LAB'S storm-tracking equipment being replaced
Tuesday, August 21st 2001, 12:00 am
By: News On 6
NORMAN, Okla. (AP) _ Despite a setback caused by a mysterious fire, the National Severe Storms Laboratory is moving ahead with plans to improve its tracking of major weather disturbances, officials said Monday.
On July 3, flames destroyed vital weather research equipment owned by the NSSL. Total damage was estimated at $2.1 million, said Kevin Kelleher, deputy director,
On Monday, James F. Kimpel, NSSL director, announced that the agency's parent organizations, Oceanic and Atmospheric Research and the National Oceanic and Atmospheric Research Administration, will provide almost $1.2 million to replace lost equipment.

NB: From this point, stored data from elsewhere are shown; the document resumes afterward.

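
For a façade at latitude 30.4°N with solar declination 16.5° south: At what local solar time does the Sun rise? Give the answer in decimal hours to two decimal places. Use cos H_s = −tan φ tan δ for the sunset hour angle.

6.67 h

The sunset hour angle satisfies cos H_s = −tan φ tan δ = 0.1738, giving H_s = 79.99°.
Sunrise is at 12 − H_s/15 = 12 − 5.333 = 6.667 h local solar time.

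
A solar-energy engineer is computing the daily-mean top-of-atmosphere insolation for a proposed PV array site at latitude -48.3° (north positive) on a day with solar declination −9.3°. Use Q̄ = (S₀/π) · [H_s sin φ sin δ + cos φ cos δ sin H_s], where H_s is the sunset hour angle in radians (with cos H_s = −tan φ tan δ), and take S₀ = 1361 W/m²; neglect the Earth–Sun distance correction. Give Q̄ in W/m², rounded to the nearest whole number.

371 W/m²

cos H_s = −tan(-48.3°) · tan(-9.3°) = -0.1838, so H_s = arccos(-0.1838) = 100.59°. In radians, H_s = 1.7556.
H_s sin φ sin δ = 1.7556 × -0.7466 × -0.1616 = 0.2118.
cos φ cos δ sin H_s = 0.6652 × 0.9869 × 0.9830 = 0.6453.
Q̄ = (1361/π) × (0.2118 + 0.6453) = 433.22 × 0.8571 = 371.31 W/m².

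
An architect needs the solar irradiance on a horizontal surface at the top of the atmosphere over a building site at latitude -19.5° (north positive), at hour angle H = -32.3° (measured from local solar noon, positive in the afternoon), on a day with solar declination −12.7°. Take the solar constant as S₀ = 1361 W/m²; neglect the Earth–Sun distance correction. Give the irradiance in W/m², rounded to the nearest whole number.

1158 W/m²

cos θ_z = sin φ sin δ + cos φ cos δ cos H = (-0.3338)(-0.2198) + (0.9426)(0.9755)(0.8453) = 0.8506.
Top-of-atmosphere irradiance = S₀ cos θ_z = 1361 × 0.8506 = 1157.67 W/m².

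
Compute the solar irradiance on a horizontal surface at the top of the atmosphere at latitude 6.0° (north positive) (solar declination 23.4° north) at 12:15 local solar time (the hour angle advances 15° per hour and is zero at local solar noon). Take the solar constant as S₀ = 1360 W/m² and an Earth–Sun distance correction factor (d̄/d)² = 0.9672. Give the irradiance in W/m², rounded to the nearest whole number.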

``This will allow us to continue our vital work to improve our basic knowledge of storm structure, test new detection and measuring devices and develop new forecasting techniques, ultimately improving forecasts and saving lives,'' Kimpel said.
The cause of the fire has not been determined and remains under investigation, said Bob Sirpless, Norman fire marshal.
Kelleher said his agency had not received any information from the investigation.
The NSSL is getting $500,000 immediately, allowing the agency to begin the process of rebuilding a new mobile Doppler radar, called a SMART-Radar, a mobile laboratory, four mobile mesonets and an upper air sounding system.
Additional funding of more than $600,000 is expected after Oct. 1 to rebuild a lightning detection system, mobile ballooning equipment and other devices.
The SMART-Radar was near completion when the fire occurred. A second SMART-Radar was not in the building and is currently being used by Texas A&M scientists on a NASA project to study hurricanes as they move over land.
Kelleher said the two mobile radar units will eventually be used together to improve the mapping of storms. ``This allows us to measure the wind at different angles,'' he said.
The lighting detection system had just arrived at the NSSL the morning of the blaze. Kelleher said the system, developed at New Mexico Tech, is unique because it measures lighting strikes that do not hit the grounds, as well as ones that do.